Esa noche, al igual que la anterior, había luna llena y desde su escondite podía divisar con toda claridad todo su maizal, especialmente la zona que daba hacia el río. Por momentos el aire le traía el olor refrescante de los eucaliptos y por otros, el olor de la arcilla mezclada con el barro. De pronto sintió el olor suave y dulce del maíz cuando madura y, en ese momento, escuchó el chasquido característico que se produce cuando se arrancan las mazorcas de la planta. El campesino levantó la cabeza lentamente y pensó que el momento de hacer justicia había llegado
El campesino pudo ver con mucha claridad al ladrón de mazorcas: era un niño desnudo como de ocho años que iba arrancando las mazorcas que estaban a su altura, pero extrañamente cada vez que se comía una mazorca su cuerpo reflejaba un brillo que solo se podía comparar con el de las estrellas. El hombre después de reaccionar, con mucho cuidado hizo un nudo corredizo en la cuerda y lo fue soltando poco a poco y con una agilidad felina saltó y corrió hacia el ladronzuelo quien al darse cuenta intentó escapar, pero ya la cuerda que había sido lanzada con mucha destreza lo inmovilizó.
El niño plateado, asustado, habló:
- Suéltame, por favor. No te preocupes por las mazorcas que he arrancando pues estas pronto volverán a crecer y serán más grandes. Tenia que comérmelas porque en sus granos hay un juguito blanquecino que es lo único que me puede dar fuerzas para volver al cielo y reunirme con mis hermanas las estrellas. Suéltame, por favor, campesino y te diré el secreto que te permitirá vivir muchos años.
El campesino que se había mostrado duro, de pronto sintió pena por la criatura y pensó que no era para tanto tenerlo atrapado y castigarlo por unas cuantas mazorcas que había arrancado y, sobretodo, habían sido arrancadas para comérselas y no para botarlas como lo hacen algunas personas. Lo soltó, con mucho cuidado, y le dijo:
-Es verdad que tenía mucha cólera y pensaba castigar al ladrón de mis mazorcas, pero como ahora sé que las necesitabas para volver al cielo, te perdono y perdóname tú por haberte asustado. Puedes arrancar todas las mazorcas que necesites para poder recuperar tus fuerzas y regresar con tus hermanas las estrellas.

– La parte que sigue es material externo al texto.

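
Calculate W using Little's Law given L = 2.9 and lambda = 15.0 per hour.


W = L / lambda = 2.9 / 15.0 = 0.1933 hours

0.1933 hours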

El niño, sin perder tiempo, se apresuró a comer las mazorcas que necesitaba y su cuerpo nuevamente empezó a brillar, cada vez con más intensidad, luego se acercó al campesino y le dijo el secreto para que tenga muchos años de vida. Inmediatamente se elevó poco a poco y luego salió disparado como si hubiera sido arrojando por una honda de lana.
El campesino cogió nuevamente sus hojas de coca y continuó masticándolas, mirando el cielo y pensando en lo que había visto. Ya por la mañana, antes de volver a su casa, se dirigió a su escondite para cubrir ese hoyo que había hecho hacía tres noches. Se sorprendió cuando vio que las piedras eran blancas y brillaban como la Luna. Escarbó un poco y siguió encontrando más piedras plateadas: todo su maizal estaba lleno de ellas. Entonces una parte de su maizal lo convirtió en una mina de plata y se convirtió en un hombre poderoso, sabio y no parecía tener los años que decía, sin embargo, lo que más llamaba la atención a la gente del pueblo era cómo un hombre con tanta fortuna podía seguir sembrando granos de maíz.